E-mail can spell trouble for unprepared government agencies

As millions more e-mail messages clog government inboxes, the legal consequences of e-mail delivery and storage have become a bigger issue for government agencies, an attorney who specializes in record retention cases said.

Agencies must follow strict rules dictated by the National Archives and Records Administration on retaining and archiving records, including e-mail that previously was considered casual communication.

Although there aren’t many cases where agencies have breached those rules, an increasing reliance on e-mail could make following them and fulfilling things like Freedom of Information Act requests more complicated, said David S. Cohen, a partner and co-founder of Cohen Mohr LLP in Washington.

“Some of the rules are counter-intuitive,” Cohen said yesterday at a seminar sponsored by Storage Technology Corp. of Louisville, Colo. “They’re sometimes complex.
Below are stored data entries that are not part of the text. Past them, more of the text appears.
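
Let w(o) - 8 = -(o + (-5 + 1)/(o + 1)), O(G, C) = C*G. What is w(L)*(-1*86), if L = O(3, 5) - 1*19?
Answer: -2752/3 ≈ -917.33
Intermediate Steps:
L = -4 (L = 5*3 - 1*19 = 15 - 19 = -4)
w(o) = 8 - o + 4/(1 + o) (w(o) = 8 - (o + (-5 + 1)/(o + 1)) = 8 - (o - 4/(1 + o)) = 8 + (-o + 4/(1 + o)) = 8 - o + 4/(1 + o))
w(L)*(-1*86) = ((12 - 1*(-4)**2 + 7*(-4))/(1 - 4))*(-1*86) = ((12 - 1*16 - 28)/(-3))*(-86) = -(12 - 16 - 28)/3*(-86) = -1/3*(-32)*(-86) = (32/3)*(-86) = -2752/3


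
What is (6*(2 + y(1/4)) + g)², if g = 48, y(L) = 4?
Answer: 7056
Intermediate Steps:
(6*(2 + y(1/4)) + g)² = (6*(2 + 4) + 48)² = (6*6 + 48)² = (36 + 48)² = 84² = 7056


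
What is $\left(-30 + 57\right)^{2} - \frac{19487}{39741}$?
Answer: $\frac{2227054}{3057} \approx 728.51$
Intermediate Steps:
$\left(-30 + 57\right)^{2} - \frac{19487}{39741} = 27^{2} - \frac{1499}{3057} = 729 - \frac{1499}{3057} = \frac{2227054}{3057}$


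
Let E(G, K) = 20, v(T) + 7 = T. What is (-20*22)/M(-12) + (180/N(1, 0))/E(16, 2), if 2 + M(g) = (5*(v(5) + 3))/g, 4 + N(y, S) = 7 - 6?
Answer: 5193/29 ≈ 179.07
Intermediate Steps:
v(T) = -7 + T
N(y, S) = -3 (N(y, S) = -4 + (7 - 6) = -4 + 1 = -3)
M(g) = -2 + 5/g (M(g) = -2 + (5*((-7 + 5) + 3))/g = -2 + (5*(-2 + 3))/g = -2 + (5*1)/g = -2 + 5/g)
(-20*22)/M(-12) + (180/N(1, 0))/E(16, 2) = (-20*22)/(-2 + 5/(-12)) + (180/(-3))/20 = -440/(-2 + 5*(-1/12)) + (180*(-1/3))*(1/20) = -440/(-2 - 5/12) - 60*1/20 = -440/(-29/12) - 3 = -440*(-12/29) - 3 = 5280/29 - 3 = 5193/29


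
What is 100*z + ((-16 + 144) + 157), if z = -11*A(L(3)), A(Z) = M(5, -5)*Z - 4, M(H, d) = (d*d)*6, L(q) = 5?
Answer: -820315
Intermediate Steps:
M(H, d) = 6*d² (M(H, d) = d²*6 = 6*d²)
A(Z) = -4 + 150*Z (A(Z) = (6*(-5)²)*Z - 4 = (6*25)*Z - 4 = 150*Z - 4 = -4 + 150*Z)
z = -8206 (z = -11*(-4 + 150*5) = -11*(-4 + 750) = -11*746 = -8206)
100*z + ((-16 + 144) + 157) = 100*(-8206) + ((-16 + 144) + 157) = -820600 + (128 + 157) = -820600 + 285 = -820315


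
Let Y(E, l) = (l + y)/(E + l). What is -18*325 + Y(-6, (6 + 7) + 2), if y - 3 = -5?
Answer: -52637/9 ≈ -5848.6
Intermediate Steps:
y = -2 (y = 3 - 5 = -2)
Y(E, l) = (-2 + l)/(E + l) (Y(E, l) = (l - 2)/(E + l) = (-2 + l)/(E + l))
-18*325 + Y(-6, (6 + 7) + 2) = -18*325 + (-2 + ((6 + 7) + 2))/(-6 + ((6 + 7) + 2)) = -5850 + (-2 + (13 + 2))/(-6 + (13 + 2)) = -5850 + (-2 + 15)/(-6 + 15) = -5850 + 13/9 = -52637/9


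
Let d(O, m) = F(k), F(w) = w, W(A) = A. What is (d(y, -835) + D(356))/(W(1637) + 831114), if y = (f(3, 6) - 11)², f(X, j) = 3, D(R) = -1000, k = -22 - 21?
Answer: -1043/832751 ≈ -0.0012525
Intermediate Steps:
k = -43
y = 64 (y = (3 - 11)² = (-8)² = 64)
d(O, m) = -43
(d(y, -835) + D(356))/(W(1637) + 831114) = (-43 - 1000)/(1637 + 831114) = -1043/832751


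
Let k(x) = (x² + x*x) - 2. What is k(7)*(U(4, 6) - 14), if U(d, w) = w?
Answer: -768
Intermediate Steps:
k(x) = -2 + 2*x² (k(x) = (x² + x²) - 2 = 2*x² - 2 = -2 + 2*x²)
k(7)*(U(4, 6) - 14) = (-2 + 2*7²)*(6 - 14) = (-2 + 2*49)*(-8) = (-2 + 98)*(-8) = 96*(-8) = -768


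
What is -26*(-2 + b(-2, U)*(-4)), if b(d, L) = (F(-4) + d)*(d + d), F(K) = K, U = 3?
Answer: 2548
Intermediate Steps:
b(d, L) = 2*d*(-4 + d) (b(d, L) = (-4 + d)*(d + d) = (-4 + d)*(2*d) = 2*d*(-4 + d))
-26*(-2 + b(-2, U)*(-4)) = -26*(-2 + (2*(-2)*(-4 - 2))*(-4)) = -26*(-2 + (2*(-2)*(-6))*(-4)) = -26*(-2 + 24*(-4)) = -26*(-2 - 96) = -26*(-98) = 2548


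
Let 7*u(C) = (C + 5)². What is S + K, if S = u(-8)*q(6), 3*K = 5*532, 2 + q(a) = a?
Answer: 18728/21 ≈ 891.81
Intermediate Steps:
u(C) = (5 + C)²/7 (u(C) = (C + 5)²/7 = (5 + C)²/7)
q(a) = -2 + a
K = 2660/3 (K = (5*532)/3 = (⅓)*2660 = 2660/3 ≈ 886.67)
S = 36/7 (S = ((5 - 8)²/7)*(-2 + 6) = ((⅐)*(-3)²)*4 = ((⅐)*9)*4 = (9/7)*4 = 36/7 ≈ 5.1429)
S + K = 36/7 + 2660/3 = 18728/21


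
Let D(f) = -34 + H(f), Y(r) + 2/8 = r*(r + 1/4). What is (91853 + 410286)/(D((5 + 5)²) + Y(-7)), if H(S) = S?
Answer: 502139/113 ≈ 4443.7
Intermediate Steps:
Y(r) = -¼ + r*(¼ + r) (Y(r) = -¼ + r*(r + 1/4) = -¼ + r*(r + ¼) = -¼ + r*(¼ + r))
D(f) = -34 + f
(91853 + 410286)/(D((5 + 5)²) + Y(-7)) = (91853 + 410286)/((-34 + (5 + 5)²) + (-¼ + (-7)² + (¼)*(-7))) = 502139/((-34 + 10²) + (-¼ + 49 - 7/4)) = 502139/((-34 + 100) + 47) = 502139/(66 + 47) = 502139/113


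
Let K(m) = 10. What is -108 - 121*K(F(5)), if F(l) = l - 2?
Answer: -1318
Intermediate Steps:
F(l) = -2 + l
-108 - 121*K(F(5)) = -108 - 121*10 = -108 - 1210 = -1318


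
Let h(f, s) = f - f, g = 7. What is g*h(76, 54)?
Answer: 0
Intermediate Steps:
h(f, s) = 0
g*h(76, 54) = 7*0 = 0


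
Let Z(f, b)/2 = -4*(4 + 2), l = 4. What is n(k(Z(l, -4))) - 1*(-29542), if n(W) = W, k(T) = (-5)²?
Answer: 29567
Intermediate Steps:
Z(f, b) = -48 (Z(f, b) = 2*(-4*(4 + 2)) = 2*(-4*6) = 2*(-24) = -48)
k(T) = 25
n(k(Z(l, -4))) - 1*(-29542) = 25 - 1*(-29542) = 25 + 29542 = 29567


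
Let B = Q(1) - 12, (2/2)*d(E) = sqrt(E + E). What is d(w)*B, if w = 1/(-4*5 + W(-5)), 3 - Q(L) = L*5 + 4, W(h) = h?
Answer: -18*I*sqrt(2)/5 ≈ -5.0912*I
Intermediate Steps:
Q(L) = -1 - 5*L (Q(L) = 3 - (L*5 + 4) = 3 - (5*L + 4) = 3 - (4 + 5*L) = 3 + (-4 - 5*L) = -1 - 5*L)
w = -1/25 (w = 1/(-4*5 - 5) = 1/(-20 - 5) = 1/(-25) = -1/25 ≈ -0.040000)
d(E) = sqrt(2)*sqrt(E) (d(E) = sqrt(E + E) = sqrt(2*E) = sqrt(2)*sqrt(E))
B = -18 (B = (-1 - 5*1) - 12 = (-1 - 5) - 12 = -6 - 12 = -18)
d(w)*B = (sqrt(2)*sqrt(-1/25))*(-18) = (sqrt(2)*(I/5))*(-18) = (I*sqrt(2)/5)*(-18) = -18*I*sqrt(2)/5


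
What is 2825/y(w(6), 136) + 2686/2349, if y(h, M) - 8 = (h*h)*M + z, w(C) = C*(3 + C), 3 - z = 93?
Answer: 1071618809/931364406 ≈ 1.1506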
But they’re becoming increasingly important.”

He said an average 36 billion messages circulate throughout government agencies each year. And once employees hit “send,” they lose control over where a message eventually lands. “E-mail is treated too informally by most e-mail users,” said Cohen, urging government users to assume each e-mail they send could end up on the front page of The New York Times. “If you live by this rule, you will avoid mistakes.”

He said good agencywide e-mail practices involve comprehensive management programs, easy retrieval systems, folder size limits, and retention time lines and rules.

“The government has the same problems with e-mail and litigation as private firms do,” Cohen said.